Aus diesem Grund zeigt das Verkehrszentrum des Deutschen Museums ab Freitag nun eine Sonderausstellung mit dem Titel „Raser-Wahnsinn“, die rund ein Jahr am Bavariapark zu sehen sein wird. „Die Ausstellung befasst sich auch mit den mörderischen Folgen dieser Raserei“, sagt Gerrit Faust. „Ein zentrales Exponat ist das Wrack des Jeeps, in dem Michael Warshitsky 2016 in Berlin starb – als Opfer eines illegalen Straßenrennens.“ Die Raser wurden später wegen Mordes und versuchten Mordes verurteilt – es war bundesweit das erste Urteil, in dem Raser als Mörder gesehen wurden, die ihr Auto rechtlich gesehen als Waffe eingesetzt hatten. Weltweit sorgte dieser Fall für Aufsehen.

Der Sohn des Opfers, Maximilian Warshitsky, hat das Autowrack seines ermordeten Vaters für die Ausstellung freigegeben. „Es ist mir ein Anliegen, über diesen Fall zu informieren und zu zeigen, was die schlimmen Folgen von illegalen Straßenrennen sein können“, sagt er im Gespräch mit unserer Zeitung.

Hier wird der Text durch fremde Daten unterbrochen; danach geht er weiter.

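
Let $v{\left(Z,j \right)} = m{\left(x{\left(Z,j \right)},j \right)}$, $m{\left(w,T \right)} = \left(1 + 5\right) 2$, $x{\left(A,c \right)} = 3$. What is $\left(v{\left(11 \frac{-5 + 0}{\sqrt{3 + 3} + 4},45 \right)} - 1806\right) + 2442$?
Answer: $648$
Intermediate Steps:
$m{\left(w,T \right)} = 12$ ($m{\left(w,T \right)} = 6 \cdot 2 = 12$)
$v{\left(Z,j \right)} = 12$
$\left(v{\left(11 \frac{-5 + 0}{\sqrt{3 + 3} + 4},45 \right)} - 1806\right) + 2442 = \left(12 - 1806\right) + 2442 = -1794 + 2442 = 648$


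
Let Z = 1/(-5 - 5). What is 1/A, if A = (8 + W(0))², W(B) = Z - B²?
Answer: 100/6241 ≈ 0.016023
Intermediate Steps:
Z = -⅒ (Z = 1/(-10) = -⅒ ≈ -0.10000)
W(B) = -⅒ - B²
A = 6241/100 (A = (8 + (-⅒ - 1*0²))² = (8 + (-⅒ - 1*0))² = (8 + (-⅒ + 0))² = (8 - ⅒)² = (79/10)² = 6241/100 ≈ 62.410)
1/A = 1/(6241/100) = 100/6241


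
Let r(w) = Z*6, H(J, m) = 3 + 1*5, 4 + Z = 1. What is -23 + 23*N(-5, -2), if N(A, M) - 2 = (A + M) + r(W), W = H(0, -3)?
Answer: -552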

Er selbst hatte schwer zu tragen am Unfalltod und Verlust seines Vaters. „Er wurde kurz vor seinem 70. Geburtstag unerwartet aus dem Leben gerissen – und so sinnlos.“ Vor allem auf eine gerechte Bestrafung hatte Maximilian Warshitsky gehofft. Denn „man kann nicht behaupten, dieser Unfall sei aus Versehen passiert“.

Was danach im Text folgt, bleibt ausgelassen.